2. Is the `155 patent invalid?

In their motion for summary judgment, the defendants also ask that we determine that the `155 patent is invalid as indefinite pursuant to 35 U.S.C. § 112. 35 U.S.C. § 112 ¶ 2 states that patent claims must "particularly point [ ] out and distinctly claim [ ] the subject matter which the applicant regards as his invention." The standard for determining whether a patent claim is sufficiently definite to satisfy this statutory requirement is whether "one skilled in the art would understand the bounds of the claim when read in light of the specification." Exxon Research & Eng'g Co. v. United States, 265 F.3d 1371, 1375 (Fed. Cir. 2001). In other words, the standard is "whether the claims at issue are sufficiently precise to permit a potential competitor to determine whether or not he is infringing." Id. (internal quotation omitted). Determination of claim indefiniteness is a question of law drawn from the Court's duty as construer of patent claims. Id. at 1376.

The defendants have raised very persuasive arguments concerning whether certain claim terms are indefinite. Specifically, the defendants argue that the limitation "dark color" and "reflective surface" are so indefinite that they do not provide any guidance to interested parties concerning the scope of the patent. Defendants argument is bolstered by the plaintiffs apparent position that "dark" is anything darker than white and that "reflective surface" is any surface that reflects at all. Page 11

Plaintiffs argue that there is a statutory presumption of validity that attaches to a patent under 38 U.S.C. § 282. This presumption is bolstered by the Federal Circuit's statement that the Trademark and Patent Office is presumed to have performed its job properly when it issued a patent. See Superior Fireplace Co. v. Majestic Prods. Co., 270 F.3d 1358, 1367 (Fed. Cir. 2001); American Hoist & Derrick Co. v. Sowa & Sons, Inc., 725 F.2d 1350, 1359 (Fed. Cir. 1984). Patent examiners are assumed to have experience in interpreting the references and to be familiar from their work with the level of skill in the applicable art. We presume that the patent examiner and the three members of the Board of Patent Appeals and Interferences who examined the `155 patent performed their job diligently.

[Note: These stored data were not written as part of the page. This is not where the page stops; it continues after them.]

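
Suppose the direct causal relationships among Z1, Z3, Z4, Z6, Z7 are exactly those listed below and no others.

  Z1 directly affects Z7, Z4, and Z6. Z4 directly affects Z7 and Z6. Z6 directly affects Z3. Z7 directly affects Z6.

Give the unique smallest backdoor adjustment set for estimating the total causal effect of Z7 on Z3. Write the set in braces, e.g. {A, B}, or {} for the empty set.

Variables eligible for adjustment (non-descendants of Z7, excluding Z7 and Z3): {Z1, Z4}.
Backdoor paths from Z7 to Z3:
  P1: Z7 <- Z1 -> Z4 -> Z6 -> Z3
  P2: Z7 <- Z1 -> Z6 -> Z3
  P3: Z7 <- Z4 <- Z1 -> Z6 -> Z3
  P4: Z7 <- Z4 -> Z6 -> Z3
The empty set is not sufficient: P1 (Z7 <- Z1 -> Z4 -> Z6 -> Z3) has no collider blocking it and no conditioned non-collider, so it is open.
Try {Z1, Z4}:
  P1: blocked at fork node Z1 ∈ conditioning set.
  P2: blocked at fork node Z1 ∈ conditioning set.
  P3: blocked at chain node Z4 ∈ conditioning set.
  P4: blocked at fork node Z4 ∈ conditioning set.
{Z1, Z4} contains no descendant of Z7 and blocks every backdoor path.
Every element of {Z1, Z4} is needed (dropping Z1 leaves P2 open; dropping Z4 leaves P4 open), so no proper subset is valid.
Among all size-2 subsets of the eligible variables, only {Z1, Z4} blocks every backdoor path, so it is the unique smallest valid adjustment set.

{Z1, Z4}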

We see no need to perform a full invalidity analysis in this case. As was discussed in great detail above, we have already concluded that the accused products of the defendants do not infringe the `155 patent. It is unnecessary then to perform an invalidity analysis. Therefore, we will preserve the presumption of patent validity in this case and reject the defendants' request that we find the claims of the `155 patent indefinite and invalid, but we welcome any comment that the Federal Circuit may choose to make if this issue reaches that court. Page 12

CONCLUSION

For the foregoing reasons, the defendants' motion for partial summary judgment pursuant to Federal Rule of Civil Procedure 56 [Docket #56-1] is granted. Judgment is to be entered on behalf of the defendants as to Count I of the Third Amended Complaint. Defendants' motion to construe the claims of the *155 patent [Docket #56-2] and plaintiffs motion to exclude defendants' invalidity from claim interpretation [Docket 44-1] are denied as moot. This case is set for status on Tuesday, October 7, 2002 at 9 a.m.